Paradossi della giustizia italiana, è proprio il caso di dirlo, nella vicenda accaduta alle Poste di Vasto, in Abruzzo, dove ad essere condannato, non è stato il dipendente infedele che ,approfittando di avere il possesso delle chiavi della cassaforte, aveva rubato la somma di 15mila euro, bensì l'ufficio postale stesso che si è visto ordinare, da una sentenza emessa dal giudice del lavoro del tribunale di Chieti, l'obbligo di reintegro al posto di lavoro dell'impiegato autore del furto, con tanto di spese legali da pagare ed un anno di stipendi arretrati da versare.
Estate del 2012
I fatti risalgono all'estate del 2012 quando l'uomo, dopo aver sottratto indebitamente la somma di denaro nella sede centrale dell poste di Vasto, essendo stato intercettato in una conversazione telefonica nella quale valutava, parlando con un collega, se fosse il caso di restituire il denaro rubato, è stato scoperto, ma non sono stati adottati, immediatamente, provvedimenti di alcun genere nei suoi confronti, nonostante la rapida denuncia del direttore delle poste. Solamente due mesi più tardi, a seguito delle misure cutelari adottate dal giudice delle indagini preliminari, l'impiegato, anziché essere licenziato dalla direzione delle poste, venne trasterito a Chieti per essere ,successivamete sospeso e poi, reintegrato, di nuovo, un anno e mezzo più tardi grazie ad una istanza presentata dai suoi legali.

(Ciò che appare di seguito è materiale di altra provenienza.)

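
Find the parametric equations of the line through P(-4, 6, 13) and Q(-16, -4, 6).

Direction vector d = Q - P = (-16 + 4, -4 - 6, 6 - 13) = (-12, -10, -7)
Parametric form r = P + t·d:
x = -4 - 12t, y = 6 - 10t, z = 13 - 7t

x = -4 - 12t, y = 6 - 10t, z = 13 - 7t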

Annullato il diritto alla difesa
La sentenza di condanna di primo grado venne emessa dai giudici del tribunale competente per territorio nel 2016 e l'imputato è stato condannato ,solamente, per appropriazione indebita, alla pena di un anno e nove mesi, evitando quella più grave di peculato. In ogni modo, la pena è stata sospesa in attesa ,anche, del processo di appello che deve ancora essere istruito.Ed è ,a questo punto, che le poste italiane fanno scattare il licenziamento che viene,da subito, impugnato dagli avvocati del postino di fronte al giudice del lavoro ottenendo,così,il reinserimento istantaneo al posto di lavoro .Secondo le motivazioni della sentenza, emessa dal giudice Ilaria Pozzo, la società Poste spa, aveva in mano, sin dal 2012, tutti gli elementi per procedere alla contestazione del reato commesso e addottare tutti i provvedimenti disciplinari opportuni e non doveva attendere,quindi, la sentenza penale di condanna per cui, l'ultima decisione presa, riguardante il licenziamento, è risultata tardiva.
Insomma,in parole povere, poste italiane avrebbe dovuto procedere, sin dall'inizio, al licenziamento del dipendente e non dopo cinque anni. A detta di uno dei due avvocati, i diritto alla difesa del suo assistito ha rischiato, seriamente, di essere annullato perchè, a di distanza di un tempo così lungo, trovare testimoni su fatti vecchi, sarebbe stato molto difficile.